CIAMIS, iNewsCiamisRaya.id - Kabupaten Ciamis yang sempat terkenal sebagai sentra kelapa rakyat di Jawa Barat, kini menghadapi krisis populasi pohon kelapa. Jumlah pohon kelapa di Tatar Galuh tersebut kini merosot tajam.
Prihatin dengan kondisi tersebut, baru-baru ini muncul gagasan setiap calon pengantin di Ciamis dianjurkan untuk membawa kitri (benih kelapa) saat akad nikah.
Gagasan tersebut diharapkan bisa terealisasi untuk memulihkan kembali populasi kelapa di Kabupaten Ciamis. Mengembalikan peran Ciamis sebagai sentra kelapa rakyat di Jabar yang terkenal dengan makanan tradisional galendo-nya tersebut.
“Gagasan tersebut memang muncul saat rakor tingkat kabupaten (Ciamis), awal Juli lalu,” ujar Kepala Kemenag Ciamis, H Asep Lukman Hakim S.Ag kepada iNewsCiamisRaya.id, Jumat (19/7/2024).
Gagasan untuk mengharuskan pasangan calon pengantin membawa kitri saat akad nikah tersebut sempat dilontarkan oleh Pj Bupati Ciamis, H Engkus Sutisna pada rakor tingkat Kabupaten Ciamis, di Aula Setda Ciamis, Senin (1/7/2024) lalu.
Prihatin dengan kondisi populasi kelapa di Ciamis terus merosot tajam nyaris tanpa ada peremajaan. Pohon kelapa yang sudah tua-tua dan tinggi ditebangi untuk jadi bahan bangunan. Tanpa dilakukan penanaman kembali pohon kelapa penggantinya. Juga akibat terjangan angin kencang banyak pohon kelapa yang tumbang.

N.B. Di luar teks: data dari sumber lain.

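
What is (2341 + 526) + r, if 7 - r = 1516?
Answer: 1358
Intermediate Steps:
r = -1509 (r = 7 - 1*1516 = 7 - 1516 = -1509)
(2341 + 526) + r = (2341 + 526) - 1509 = 2867 - 1509 = 1358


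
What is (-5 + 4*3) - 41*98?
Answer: -4011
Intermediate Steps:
(-5 + 4*3) - 41*98 = (-5 + 12) - 4018 = 7 - 4018 = -4011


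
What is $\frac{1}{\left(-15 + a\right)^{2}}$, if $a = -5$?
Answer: $\frac{1}{400} \approx 0.0025$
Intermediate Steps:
$\frac{1}{\left(-15 + a\right)^{2}} = \frac{1}{\left(-15 - 5\right)^{2}} = \frac{1}{\left(-20\right)^{2}} = \frac{1}{400}$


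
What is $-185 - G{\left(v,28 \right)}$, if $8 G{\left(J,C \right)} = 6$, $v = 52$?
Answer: $- \frac{743}{4} \approx -185.75$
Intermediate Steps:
$G{\left(J,C \right)} = \frac{3}{4}$ ($G{\left(J,C \right)} = \frac{1}{8} \cdot 6 = \frac{3}{4}$)
$-185 - G{\left(v,28 \right)} = -185 - \frac{3}{4} = - \frac{743}{4}$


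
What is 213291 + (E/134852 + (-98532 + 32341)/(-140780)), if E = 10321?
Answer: 506153226180759/2373058070 ≈ 2.1329e+5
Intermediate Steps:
213291 + (E/134852 + (-98532 + 32341)/(-140780)) = 213291 + (10321/134852 + (-98532 + 32341)/(-140780)) = 213291 + (10321*(1/134852) - 66191*(-1/140780)) = 213291 + (10321/134852 + 66191/140780) = 213291 + 1297372389/2373058070 = 506153226180759/2373058070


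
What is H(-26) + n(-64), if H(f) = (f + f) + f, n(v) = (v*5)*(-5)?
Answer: 1522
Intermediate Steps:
n(v) = -25*v (n(v) = (5*v)*(-5) = -25*v)
H(f) = 3*f (H(f) = 2*f + f = 3*f)
H(-26) + n(-64) = 3*(-26) - 25*(-64) = -78 + 1600 = 1522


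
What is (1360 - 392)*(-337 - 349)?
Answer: -664048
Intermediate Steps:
(1360 - 392)*(-337 - 349) = 968*(-686) = -664048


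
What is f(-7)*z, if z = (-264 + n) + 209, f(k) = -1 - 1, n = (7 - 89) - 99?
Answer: 472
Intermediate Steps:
n = -181 (n = -82 - 99 = -181)
f(k) = -2
z = -236 (z = (-264 - 181) + 209 = -445 + 209 = -236)
f(-7)*z = -2*(-236) = 472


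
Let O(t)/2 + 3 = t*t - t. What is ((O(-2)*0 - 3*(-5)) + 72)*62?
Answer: 5394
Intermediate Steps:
O(t) = -6 - 2*t + 2*t**2 (O(t) = -6 + 2*(t*t - t) = -6 + 2*(t**2 - t) = -6 + (-2*t + 2*t**2) = -6 - 2*t + 2*t**2)
((O(-2)*0 - 3*(-5)) + 72)*62 = (((-6 - 2*(-2) + 2*(-2)**2)*0 - 3*(-5)) + 72)*62 = (((-6 + 4 + 2*4)*0 + 15) + 72)*62 = (((-6 + 4 + 8)*0 + 15) + 72)*62 = ((6*0 + 15) + 72)*62 = ((0 + 15) + 72)*62 = (15 + 72)*62 = 87*62 = 5394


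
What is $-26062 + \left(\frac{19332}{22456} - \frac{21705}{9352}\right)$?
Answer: $- \frac{97741936685}{3750152} \approx -26063.0$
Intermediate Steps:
$-26062 + \left(\frac{19332}{22456} - \frac{21705}{9352}\right) = -26062 + \left(19332 \cdot \frac{1}{22456} - \frac{21705}{9352}\right) = -26062 + \left(\frac{4833}{5614} - \frac{21705}{9352}\right) = -26062 - \frac{5475261}{3750152} = - \frac{97741936685}{3750152}$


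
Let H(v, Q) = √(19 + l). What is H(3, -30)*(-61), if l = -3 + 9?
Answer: -305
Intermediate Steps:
l = 6
H(v, Q) = 5 (H(v, Q) = √(19 + 6) = √25 = 5)
H(3, -30)*(-61) = 5*(-61) = -305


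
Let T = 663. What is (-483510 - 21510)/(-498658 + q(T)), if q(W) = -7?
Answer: 101004/99733 ≈ 1.0127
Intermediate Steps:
(-483510 - 21510)/(-498658 + q(T)) = (-483510 - 21510)/(-498658 - 7) = -505020/(-498665) = -505020*(-1/498665) = 101004/99733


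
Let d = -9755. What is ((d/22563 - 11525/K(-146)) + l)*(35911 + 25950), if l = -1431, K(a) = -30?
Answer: -2923483493371/45126 ≈ -6.4785e+7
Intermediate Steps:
((d/22563 - 11525/K(-146)) + l)*(35911 + 25950) = ((-9755/22563 - 11525/(-30)) - 1431)*(35911 + 25950) = ((-9755*1/22563 - 11525*(-1/30)) - 1431)*61861 = ((-9755/22563 + 2305/6) - 1431)*61861 = (17316395/45126 - 1431)*61861 = -47258911/45126*61861 = -2923483493371/45126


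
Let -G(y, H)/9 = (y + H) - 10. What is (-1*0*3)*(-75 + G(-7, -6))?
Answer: 0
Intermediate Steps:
G(y, H) = 90 - 9*H - 9*y (G(y, H) = -9*((y + H) - 10) = -9*((H + y) - 10) = -9*(-10 + H + y) = 90 - 9*H - 9*y)
(-1*0*3)*(-75 + G(-7, -6)) = (-1*0*3)*(-75 + (90 - 9*(-6) - 9*(-7))) = (0*3)*(-75 + (90 + 54 + 63)) = 0*(-75 + 207) = 0*132 = 0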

Sebagai solusinya, Pj Bupati Ciamis H Engkus Sutisna, melontarkan ide, menghidupkan kembali tradisi yang mengharuskan calon pengantin membawa kitri saat akad nikah untuk ditanam. Tradisi tersebut dipopulerkan dulu oleh Bupati ke-16 Kabupaten Galuh (kini Kabupaten Ciamis) RAA Kusumadiningrat yang sohor dipanggil Kanjeng Prabu (1839-1886).

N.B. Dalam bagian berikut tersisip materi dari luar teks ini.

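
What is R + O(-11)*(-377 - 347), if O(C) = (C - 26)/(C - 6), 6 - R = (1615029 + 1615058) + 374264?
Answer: -61300653/17 ≈ -3.6059e+6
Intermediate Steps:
R = -3604345 (R = 6 - ((1615029 + 1615058) + 374264) = 6 - (3230087 + 374264) = 6 - 1*3604351 = 6 - 3604351 = -3604345)
O(C) = (-26 + C)/(-6 + C)
R + O(-11)*(-377 - 347) = -3604345 + ((-26 - 11)/(-6 - 11))*(-377 - 347) = -3604345 + (-37/(-17))*(-724) = -3604345 - 1/17*(-37)*(-724) = -3604345 + (37/17)*(-724) = -3604345 - 26788/17 = -61300653/17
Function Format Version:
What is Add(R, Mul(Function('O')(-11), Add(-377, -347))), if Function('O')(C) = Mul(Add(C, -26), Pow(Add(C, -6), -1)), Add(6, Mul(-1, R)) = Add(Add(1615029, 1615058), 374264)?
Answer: Rational(-61300653, 17) ≈ -3.6059e+6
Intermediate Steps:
R = -3604345 (R = Add(6, Mul(-1, Add(Add(1615029, 1615058), 374264))) = Add(6, Mul(-1, Add(3230087, 374264))) = Add(6, Mul(-1, 3604351)) = Add(6, -3604351) = -3604345)
Function('O')(C) = Mul(Pow(Add(-6, C), -1), Add(-26, C)) (Function('O')(C) = Mul(Add(-26, C), Pow(Add(-6, C), -1)) = Mul(Pow(Add(-6, C), -1), Add(-26, C)))
Add(R, Mul(Function('O')(-11), Add(-377, -347))) = Add(-3604345, Mul(Mul(Pow(Add(-6, -11), -1), Add(-26, -11)), Add(-377, -347))) = Add(-3604345, Mul(Mul(Pow(-17, -1), -37), -724)) = Add(-3604345, Mul(Mul(Rational(-1, 17), -37), -724)) = Add(-3604345, Mul(Rational(37, 17), -724)) = Add(-3604345, Rational(-26788, 17)) = Rational(-61300653, 17)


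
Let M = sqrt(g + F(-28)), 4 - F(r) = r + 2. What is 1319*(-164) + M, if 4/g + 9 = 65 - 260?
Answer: -216316 + sqrt(77979)/51 ≈ -2.1631e+5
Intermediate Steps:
F(r) = 2 - r (F(r) = 4 - (r + 2) = 4 - (2 + r) = 4 + (-2 - r) = 2 - r)
g = -1/51 (g = 4/(-9 + (65 - 260)) = 4/(-9 - 195) = 4/(-204) = 4*(-1/204) = -1/51 ≈ -0.019608)
M = sqrt(77979)/51 (M = sqrt(-1/51 + (2 - 1*(-28))) = sqrt(-1/51 + (2 + 28)) = sqrt(-1/51 + 30) = sqrt(1529/51) = sqrt(77979)/51 ≈ 5.4754)
1319*(-164) + M = 1319*(-164) + sqrt(77979)/51 = -216316 + sqrt(77979)/51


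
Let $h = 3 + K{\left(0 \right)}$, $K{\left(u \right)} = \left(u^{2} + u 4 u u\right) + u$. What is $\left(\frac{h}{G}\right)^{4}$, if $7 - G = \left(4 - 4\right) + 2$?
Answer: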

“Ide tersebut memang baru wacana. Sebagai solusi untuk mengatasi merosotnya populasi pohon kelapa di Ciamis yang dulu terkenal sebagai daerah sentra kelapa. Belum ada regulasinya, belum ada pembahasan teknisnya. Jadi belum bisa disosialisasikan ke tingkat KUA. Memang perlu tindak lanjut dari gagasan tersebut,” jelasnya.
Dalam kondisi sekarang yang serba maju menurut Asep, gagasan tersebut memang perlu dikaji manfaat dan mudoratnya. Juga perlu dikaji, bentuk teknisnya nanti di lapangan bila ide tersebut diterapkan.

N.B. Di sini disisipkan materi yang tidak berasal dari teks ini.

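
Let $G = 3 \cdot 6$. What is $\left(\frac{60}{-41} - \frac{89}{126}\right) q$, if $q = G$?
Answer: $- \frac{11209}{287} \approx -39.056$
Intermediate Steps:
$G = 18$
$q = 18$
$\left(\frac{60}{-41} - \frac{89}{126}\right) q = \left(\frac{60}{-41} - \frac{89}{126}\right) 18 = \left(60 \left(- \frac{1}{41}\right) - \frac{89}{126}\right) 18 = \left(- \frac{60}{41} - \frac{89}{126}\right) 18 = \left(- \frac{11209}{5166}\right) 18 = - \frac{11209}{287}$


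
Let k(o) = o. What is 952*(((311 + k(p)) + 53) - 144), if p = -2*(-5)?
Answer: 218960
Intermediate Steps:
p = 10
952*(((311 + k(p)) + 53) - 144) = 952*(((311 + 10) + 53) - 144) = 952*((321 + 53) - 144) = 952*(374 - 144) = 952*230 = 218960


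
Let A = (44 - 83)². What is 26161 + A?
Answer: 27682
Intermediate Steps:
A = 1521 (A = (-39)² = 1521)
26161 + A = 26161 + 1521 = 27682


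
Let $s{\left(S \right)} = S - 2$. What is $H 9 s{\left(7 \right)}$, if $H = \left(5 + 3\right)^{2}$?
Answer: $2880$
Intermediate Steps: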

“Sifatnya mungkin hanya berupa imbauan. Bukan diwajibkan. Juga bukan sebagai mahar,” ungkap Asep.
Keharusan membawa kitri bagai calon pengantin tersebut bukan suatu kewajiban. Apalagi sampai menjadi mahar seperti halnya seperangkat alat Salat.
“Gagasannya memang bagus untuk memulihkan kembali populasi pohon kelapa di Ciamis. Ciamis dulu tidak hanya terkenal dengan kelapanya, tetapi juga sohor dengan galendonya,” imbuhnya.